Wednesday 18 November 2015

Day 52: Supporting Student Inquiry

Last week I was lucky enough to attend a workshop facilitated by Usha James of The
Critical Thinking Consortium (TC2) focused on Planning, Supporting and Assessing Inquiry. Usha is a skilled facilitator and I was eager to spend the morning learning with her. She did not disappoint! Usha pushed us to think hard about our practice and the ways that we support critical inquiry in the classroom.

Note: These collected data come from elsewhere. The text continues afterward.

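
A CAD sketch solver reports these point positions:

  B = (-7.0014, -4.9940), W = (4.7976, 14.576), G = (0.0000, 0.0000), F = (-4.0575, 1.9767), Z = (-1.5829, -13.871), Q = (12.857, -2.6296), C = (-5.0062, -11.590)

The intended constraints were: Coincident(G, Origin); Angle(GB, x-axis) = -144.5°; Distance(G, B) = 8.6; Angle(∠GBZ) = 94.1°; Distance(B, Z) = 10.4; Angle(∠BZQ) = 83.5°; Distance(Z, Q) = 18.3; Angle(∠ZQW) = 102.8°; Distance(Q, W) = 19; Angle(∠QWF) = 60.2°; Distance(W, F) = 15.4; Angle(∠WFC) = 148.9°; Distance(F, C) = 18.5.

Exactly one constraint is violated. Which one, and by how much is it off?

Distance(F, C) = 18.5 — off by 4.90.

G = (0.00, 0.00) ✓; GB at -144.5° ✓; |GB| = 8.600 ✓; ∠GBZ = 94.10° ✓; |BZ| = 10.40 ✓; ∠BZQ = 83.50° ✓; |ZQ| = 18.30 ✓; ∠ZQW = 102.8° ✓; |QW| = 19.00 ✓; ∠QWF = 60.20° ✓; |WF| = 15.40 ✓; ∠WFC = 148.9° ✓; |FC| = 13.60 ✗.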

Nurturing an Inquiry Stance
Usha described the inquiry approach or stance we want to nurture in a way that really resonated with me. She talked about the importance of framing good inquiry questions but also providing students with more specific, smaller inquiry challenges to help build or encourage inquiry dispositions. She likened inquiry challenges to climbing a mountain, where once you reach the summit and achieve that specific challenge, you want to carry on further, towards the horizon.


Intentional Interruptions
As a facilitator, Usha was engaging and clearly read her audience. Instead of front loading all of the instruction and possibly cutting off possibilities for learners, Usha started her workshop with a broad inquiry based task and then intentionally interrupted us to force us to slow down and think more deeply about our work.  For example, she provided us with an image and time to discuss what we think we saw.  After some initial discussion, she interrupted briefly with some direct instruction. She then gave us the more specific challenge of not inferring what we thought was happening in the picture, but of only articulating facts/details/observations. This is harder than you might think. It forced us to slow down. She later noticed the group was focused on the central image in the photo. Once again she interrupted; this time pointing out that good thinkers also pay attention to the peripheral details. She gave us a concrete thinking strategy, asking us to make observations and inferences across a 5-Ws chart. Finally, she interrupted the conversation once again and gave us the next step. She wanted an informative explanation - but she didn't give us the success criteria up front, she allowed conversation to happen first, for possibilities to be explored and then success criteria was shared.

Usha reinforced the idea that the teacher plays such a critical role in inquiry based learning especially through supporting and sustaining student inquiry.